After filming there in 1994 I continued to visit every couple of years and further developed a spiritual connection to the space and its history.

In 2011, I went on a family holiday to Lake Mungo for a weekend of emus, sand, sun and exploring. Despite having cheap onsite accommodation, a free museum and a very user friendly infrastructure, the place was empty except for one other family. They also had two boys, but were from France and had travelled all this way to show their children first hand the origins of where modern man began.

Mungo is just over an an hour North of Mildura. It's not just in my families backyard, it’s in every Australian's backyard and although readily accessible receives little promotion and is under realised. I became disillusioned. As Australians why did we not care? It seemed to be a lack of information and public awareness. I searched for documentary evidence. What little visual documentation that existed was mostly out of date or trite ‘Getaway' magazine style programming of pretty pictures. Further attempts at investigation or search for moving visual documentation proved to be even more challenging than I had hoped or ever expected. Every piece of recorded documentation at the Australian film archive in 2010 could no longer be accessed. What did that mean? I think It meant that Australian history isn’t as clear cut as some of us would like or were led to believe.

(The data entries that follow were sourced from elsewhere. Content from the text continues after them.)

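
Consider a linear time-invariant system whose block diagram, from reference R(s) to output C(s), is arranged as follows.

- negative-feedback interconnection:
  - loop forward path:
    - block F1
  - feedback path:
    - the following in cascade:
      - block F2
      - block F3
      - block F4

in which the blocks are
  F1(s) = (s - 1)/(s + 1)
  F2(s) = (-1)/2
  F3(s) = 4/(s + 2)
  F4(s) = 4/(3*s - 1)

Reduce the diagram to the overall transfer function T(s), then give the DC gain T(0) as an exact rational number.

(1) cascade F2, F3, F4: (-8)/(3*s^2 + 5*s - 2)
(2) reduce the feedback loop with forward F1 and return (F2*F3*F4): (3*s^3 + 2*s^2 - 7*s + 2)/(3*s^3 + 8*s^2 - 5*s + 6)
DC gain: substitute s = 0 into T(s) from step 2: T(0) = 2/6 = 1/3.

Hence the answer: 1/3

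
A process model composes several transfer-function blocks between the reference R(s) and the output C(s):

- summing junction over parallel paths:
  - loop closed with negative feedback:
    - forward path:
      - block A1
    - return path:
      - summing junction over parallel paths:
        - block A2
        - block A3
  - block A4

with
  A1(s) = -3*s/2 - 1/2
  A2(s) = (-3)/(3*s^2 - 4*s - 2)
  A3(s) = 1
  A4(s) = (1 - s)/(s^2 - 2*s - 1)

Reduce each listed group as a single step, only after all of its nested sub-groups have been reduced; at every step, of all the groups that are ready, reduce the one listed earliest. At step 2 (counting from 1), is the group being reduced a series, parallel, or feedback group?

Reducing step by step:

Step 1: sum the parallel branches A2, A3
Step 2: apply the feedback formula to A1, (A2+A3)
Step 3: parallel reduction of [A1/(1+A1*(A2+A3))], A4
The group at step 2 is a feedback group.

Answer: feedback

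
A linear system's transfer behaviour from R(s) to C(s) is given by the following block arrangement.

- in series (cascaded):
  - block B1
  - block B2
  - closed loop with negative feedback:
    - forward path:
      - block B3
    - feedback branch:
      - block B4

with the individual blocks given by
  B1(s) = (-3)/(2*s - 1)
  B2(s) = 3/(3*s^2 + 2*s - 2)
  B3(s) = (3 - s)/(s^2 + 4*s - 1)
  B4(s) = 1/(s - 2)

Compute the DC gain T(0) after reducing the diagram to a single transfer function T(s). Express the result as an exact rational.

The answer is 27/5.

Reasoning:
[1] feedback reduction of B3, B4, giving (-s^2 + 5*s - 6)/(s^3 + 2*s^2 - 10*s + 5)
[2] multiply B1, B2, [B3/(1+B3*B4)] (series), giving (9*s^2 - 45*s + 54)/(6*s^6 + 13*s^5 - 64*s^4 + 10*s^3 + 69*s^2 - 50*s + 10)
That last expression is T(s); at s = 0 only the constant terms survive, so T(0) = 54/10 = 27/5.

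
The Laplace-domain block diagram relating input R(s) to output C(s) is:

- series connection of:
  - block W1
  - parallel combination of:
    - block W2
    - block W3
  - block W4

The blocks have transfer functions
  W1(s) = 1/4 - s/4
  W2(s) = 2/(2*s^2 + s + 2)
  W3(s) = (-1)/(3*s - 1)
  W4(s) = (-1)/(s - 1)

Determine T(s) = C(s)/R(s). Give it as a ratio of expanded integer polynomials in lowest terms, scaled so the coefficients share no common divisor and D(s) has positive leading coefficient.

First reduce the diagram to T(s).

1. add W2, W3 (parallel); result (-2*s^2 + 5*s - 4)/(6*s^3 + s^2 + 5*s - 2)
2. reduce the series chain W1, (W2+W3), W4, which is the overall transfer function T(s) = C(s)/R(s) in lowest terms

Answer: (-2*s^2 + 5*s - 4)/(24*s^3 + 4*s^2 + 20*s - 8)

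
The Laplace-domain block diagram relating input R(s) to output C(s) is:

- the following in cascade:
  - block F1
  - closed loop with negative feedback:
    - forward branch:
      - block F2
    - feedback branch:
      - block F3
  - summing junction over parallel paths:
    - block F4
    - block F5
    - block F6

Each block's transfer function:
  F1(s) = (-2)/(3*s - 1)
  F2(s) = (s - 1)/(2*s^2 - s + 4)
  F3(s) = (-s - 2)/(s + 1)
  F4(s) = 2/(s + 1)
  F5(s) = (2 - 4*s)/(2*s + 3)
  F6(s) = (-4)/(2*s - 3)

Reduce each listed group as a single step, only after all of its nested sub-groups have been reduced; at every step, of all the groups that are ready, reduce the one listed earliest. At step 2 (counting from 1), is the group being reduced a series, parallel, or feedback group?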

It’s only now in very recent years that the Mungo Man story is a part of the national school curriculum which was the result of tireless campaigning and efforts of a dedicated few, including Professor Bowler’s wife Joan and his daughter Jenny - a teacher and education advisor. Professor Bowler’s story is in itself a fascinating one and the subject of a separate documentary. I realised with the existing materials suppressed that I would need to make my own documentary account of his journey. He had declined more commercial productions such as “60 Minutes” as he was concerned about getting the story right and opposing agendas. He also spent many years and a great deal of money writing and having a book edited that is still not finished.

In 2015 when we were commencing post production on our movie, George Miller was asked as to why his new Mad Max had so little dialogue? George replied to that current question exactly as he had done with the release of Mad Max 2 in 1981, which was that dialogue is for stage plays or shows on TV. Cinema on the other hand is a visual experience that should not necessarily rely on exposition to have an impact - good or bad. It’s this unique ability to affect an audience and for them to process and interpret that experience that makes cinema. Stanley Kubrick and surprisingly Sylvester Stallone have both said that the ideal movie would only have one line of dialogue and that fifty percent of great visuals is actually sound. These philosophies of film as a language have inspired the format and visual style of The Rare Earth.

Alan Thorne spent many, many years piecing together two puzzles that became known globally as Mungo Lady and Mungo Man. The Rare Earth feels similar; every piece is there for a reason, dependent on another to complete the puzzle.